These days it’s difficult to determine what in fact is considered “indie” with a lot of smaller film companies actually falling under the umbrella of one of the “big bad” Hollywood movie machines. With that said, we turned to BAFTA for a little help, perusing their list of nominated (sometimes winning) independent films. And, here’s what we found streaming:
Sissy (Carey Mulligan) has no place to stay and barges in on her brother Brandon (Michael Fassbender) in the UK Film Council’s Shame, directed by Steve McQueen. She has been incessantly trying to get a hold of him, coming across as a scorned lover. In the meantime, he’s been extremely busy having paid-for-sex, daydreaming about sex and getting himself out of trouble for spending his work life online surfing sex sites. The film is sex-fueled but comes across as soft, quiet and fragile — the lack of dialogue welcomes viewers to fill in the blanks.
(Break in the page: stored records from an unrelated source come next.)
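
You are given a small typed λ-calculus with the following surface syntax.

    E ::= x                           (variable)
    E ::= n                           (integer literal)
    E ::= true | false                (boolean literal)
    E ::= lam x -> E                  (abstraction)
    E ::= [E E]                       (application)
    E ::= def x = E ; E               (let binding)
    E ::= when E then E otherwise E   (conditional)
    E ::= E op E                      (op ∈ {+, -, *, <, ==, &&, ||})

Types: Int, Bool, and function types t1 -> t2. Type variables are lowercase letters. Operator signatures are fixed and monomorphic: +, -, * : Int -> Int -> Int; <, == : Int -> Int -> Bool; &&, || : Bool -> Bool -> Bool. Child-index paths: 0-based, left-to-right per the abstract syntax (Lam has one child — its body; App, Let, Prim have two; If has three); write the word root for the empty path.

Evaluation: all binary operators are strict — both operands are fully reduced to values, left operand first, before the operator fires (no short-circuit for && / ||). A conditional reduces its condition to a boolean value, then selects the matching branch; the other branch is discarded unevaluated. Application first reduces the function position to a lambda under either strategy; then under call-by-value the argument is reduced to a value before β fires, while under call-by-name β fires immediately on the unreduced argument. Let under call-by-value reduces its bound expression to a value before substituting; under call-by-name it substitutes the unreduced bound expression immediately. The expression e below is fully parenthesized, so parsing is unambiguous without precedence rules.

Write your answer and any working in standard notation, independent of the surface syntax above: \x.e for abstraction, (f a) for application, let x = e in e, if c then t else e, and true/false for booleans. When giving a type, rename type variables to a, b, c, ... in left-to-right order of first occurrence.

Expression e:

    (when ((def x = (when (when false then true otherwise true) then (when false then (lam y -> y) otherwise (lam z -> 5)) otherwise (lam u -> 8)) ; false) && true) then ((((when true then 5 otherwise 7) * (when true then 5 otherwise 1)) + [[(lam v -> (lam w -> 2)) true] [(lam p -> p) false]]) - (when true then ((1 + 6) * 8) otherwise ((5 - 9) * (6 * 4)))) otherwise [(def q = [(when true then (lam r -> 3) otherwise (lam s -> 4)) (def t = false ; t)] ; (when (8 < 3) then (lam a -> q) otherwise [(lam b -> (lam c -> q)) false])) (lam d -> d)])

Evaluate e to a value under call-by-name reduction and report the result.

Answer: 3

Trace:
step 0: (if ((let x = (if (if false then true else true) then (if false then (\y.y) else (\z.5)) else (\u.8)) in false) && true) then ((((if true then 5 else 7) * (if true then 5 else 1)) + (((\v.(\w.2)) true) ((\p.p) false))) - (if true then ((1 + 6) * 8) else ((5 - 9) * (6 * 4)))) else ((let q = ((if true then (\r.3) else (\s.4)) (let t = false in t)) in (if (8 < 3) then (\a.q) else ((\b.(\c.q)) false))) (\d.d)))
step 1: [let@0.0] (if (false && true) then ((((if true then 5 else 7) * (if true then 5 else 1)) + (((\v.(\w.2)) true) ((\p.p) false))) - (if true then ((1 + 6) * 8) else ((5 - 9) * (6 * 4)))) else ((let q = ((if true then (\r.3) else (\s.4)) (let t = false in t)) in (if (8 < 3) then (\a.q) else ((\b.(\c.q)) false))) (\d.d)))
step 2: [delta@0] (if false then ((((if true then 5 else 7) * (if true then 5 else 1)) + (((\v.(\w.2)) true) ((\p.p) false))) - (if true then ((1 + 6) * 8) else ((5 - 9) * (6 * 4)))) else ((let q = ((if true then (\r.3) else (\s.4)) (let t = false in t)) in (if (8 < 3) then (\a.q) else ((\b.(\c.q)) false))) (\d.d)))
step 3: [if@root] ((let q = ((if true then (\r.3) else (\s.4)) (let t = false in t)) in (if (8 < 3) then (\a.q) else ((\b.(\c.q)) false))) (\d.d))
step 4: [let@0] ((if (8 < 3) then (\a.((if true then (\r.3) else (\s.4)) (let t = false in t))) else ((\b.(\c.((if true then (\r.3) else (\s.4)) (let t = false in t)))) false)) (\d.d))
step 5: [delta@0.0] ((if false then (\a.((if true then (\r.3) else (\s.4)) (let t = false in t))) else ((\b.(\c.((if true then (\r.3) else (\s.4)) (let t = false in t)))) false)) (\d.d))
step 6: [if@0] (((\b.(\c.((if true then (\r.3) else (\s.4)) (let t = false in t)))) false) (\d.d))
step 7: [beta@0] ((\c.((if true then (\r.3) else (\s.4)) (let t = false in t))) (\d.d))
step 8: [beta@root] ((if true then (\r.3) else (\s.4)) (let t = false in t))
step 9: [if@0] ((\r.3) (let t = false in t))
step 10: [beta@root] 3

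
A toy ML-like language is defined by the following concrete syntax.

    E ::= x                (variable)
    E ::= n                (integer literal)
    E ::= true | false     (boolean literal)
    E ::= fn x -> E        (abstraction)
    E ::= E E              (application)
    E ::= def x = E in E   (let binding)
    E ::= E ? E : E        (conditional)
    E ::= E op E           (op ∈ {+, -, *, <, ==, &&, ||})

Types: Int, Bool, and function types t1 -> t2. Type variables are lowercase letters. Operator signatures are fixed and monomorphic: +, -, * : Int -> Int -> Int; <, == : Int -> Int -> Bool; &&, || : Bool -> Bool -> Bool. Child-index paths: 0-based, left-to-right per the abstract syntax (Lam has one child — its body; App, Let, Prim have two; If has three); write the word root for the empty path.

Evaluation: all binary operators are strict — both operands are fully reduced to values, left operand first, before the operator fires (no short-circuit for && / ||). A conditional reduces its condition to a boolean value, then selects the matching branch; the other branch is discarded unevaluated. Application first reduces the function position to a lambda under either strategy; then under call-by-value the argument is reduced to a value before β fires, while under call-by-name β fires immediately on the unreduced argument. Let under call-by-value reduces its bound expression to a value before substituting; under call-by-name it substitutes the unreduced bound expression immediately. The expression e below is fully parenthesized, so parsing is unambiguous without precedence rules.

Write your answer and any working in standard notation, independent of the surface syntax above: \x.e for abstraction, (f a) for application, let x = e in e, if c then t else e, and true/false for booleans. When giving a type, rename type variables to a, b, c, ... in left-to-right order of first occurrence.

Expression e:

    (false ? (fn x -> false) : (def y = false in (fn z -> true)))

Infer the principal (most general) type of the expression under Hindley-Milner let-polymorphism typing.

Derivation:
  unify Bool ~ Bool
\x._ : a -> Bool
let y : Bool
\z._ : b -> Bool
  unify a -> Bool ~ b -> Bool
  unify a ~ b
  unify Bool ~ Bool

Answer: a -> Bool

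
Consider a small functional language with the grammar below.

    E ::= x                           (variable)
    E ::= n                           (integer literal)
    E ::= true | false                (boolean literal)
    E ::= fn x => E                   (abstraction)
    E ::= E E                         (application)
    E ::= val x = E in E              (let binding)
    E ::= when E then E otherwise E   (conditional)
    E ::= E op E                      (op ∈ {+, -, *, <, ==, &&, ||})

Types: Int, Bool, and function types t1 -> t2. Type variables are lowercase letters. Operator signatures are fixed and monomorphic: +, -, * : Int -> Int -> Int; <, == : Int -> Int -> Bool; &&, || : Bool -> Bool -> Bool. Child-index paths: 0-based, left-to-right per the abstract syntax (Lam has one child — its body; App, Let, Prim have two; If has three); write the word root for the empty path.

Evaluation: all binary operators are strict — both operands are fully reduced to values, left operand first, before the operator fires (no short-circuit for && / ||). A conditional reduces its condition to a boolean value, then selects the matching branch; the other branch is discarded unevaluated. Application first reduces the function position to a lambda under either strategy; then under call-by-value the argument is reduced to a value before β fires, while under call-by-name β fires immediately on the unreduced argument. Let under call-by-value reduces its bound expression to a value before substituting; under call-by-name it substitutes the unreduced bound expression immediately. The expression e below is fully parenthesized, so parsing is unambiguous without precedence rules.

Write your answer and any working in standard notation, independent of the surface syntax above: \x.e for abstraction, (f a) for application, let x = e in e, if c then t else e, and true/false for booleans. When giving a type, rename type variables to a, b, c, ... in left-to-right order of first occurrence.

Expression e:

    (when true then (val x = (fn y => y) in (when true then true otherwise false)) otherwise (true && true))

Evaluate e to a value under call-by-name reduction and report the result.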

Sissy searches for familial comfort while Brandon craves isolation.
2. Nowhere Boy
Nowhere Boy gives us a look at John Lennon (Aaron Johnson) as a budding musician in his formative teenage years. He was raised by his aunt (Kristin Scott Thomas), and Lennon himself doesn’t really know how he ended up with her. But during this time Lennon is reunited with his mother (Anne-Marie Duff) and befriends a musically inclined young lad by the name of Paul McCartney (played by Thomas Brodie-Sangster), who ultimately becomes his Beatles bandmate. This was director Sam Taylor’s feature-length film debut.
3. Dead Man’s Shoes
Richard (Paddy Considine) cares for his younger brother Anthony (Toby Kebbell) like he’s his own. When Richard finds out the local thugs brutalized Anthony while he was away in the army, he is taken over with rage. He has one thing on his mind and it’s getting revenge. This psychological thriller is terrifyingly real. Directed by Shane Meadows, this film was shot in just three weeks.
4. The Imposter
British filmmaker Bart Layton investigates the homecoming of a teenage Texan boy who was kidnapped three years earlier. But, bizarrely, the family soon realizes he is not their son but a French conman impersonating the missing boy. The first question that comes to mind is, “How could someone do this?” followed by, “Why would someone do this?” The film takes us through this heartbreaking betrayal of trust, examining human nature and getting to the answer.
5. In the Loop
Director Armando Iannuci’s dark comedy is a film spin off of the BBC series In the Thick. In the film the U.K. and U.S. are debating invading the Middle East but not everyone is on board. Minister for Social Development Simon Foster (Tom Hollander) slips during a BBC Radio interview, saying war in the Middle East is “unforeseeable” rather than staying neutral. He makes matters worse when trying to undo his mess up when saying there may be a need to “climb the mountain of conflict.” Steve Coogan portrays a fed up British constituent and the late James Gandolfini plays the very unbendable U.S. Lieutenant General.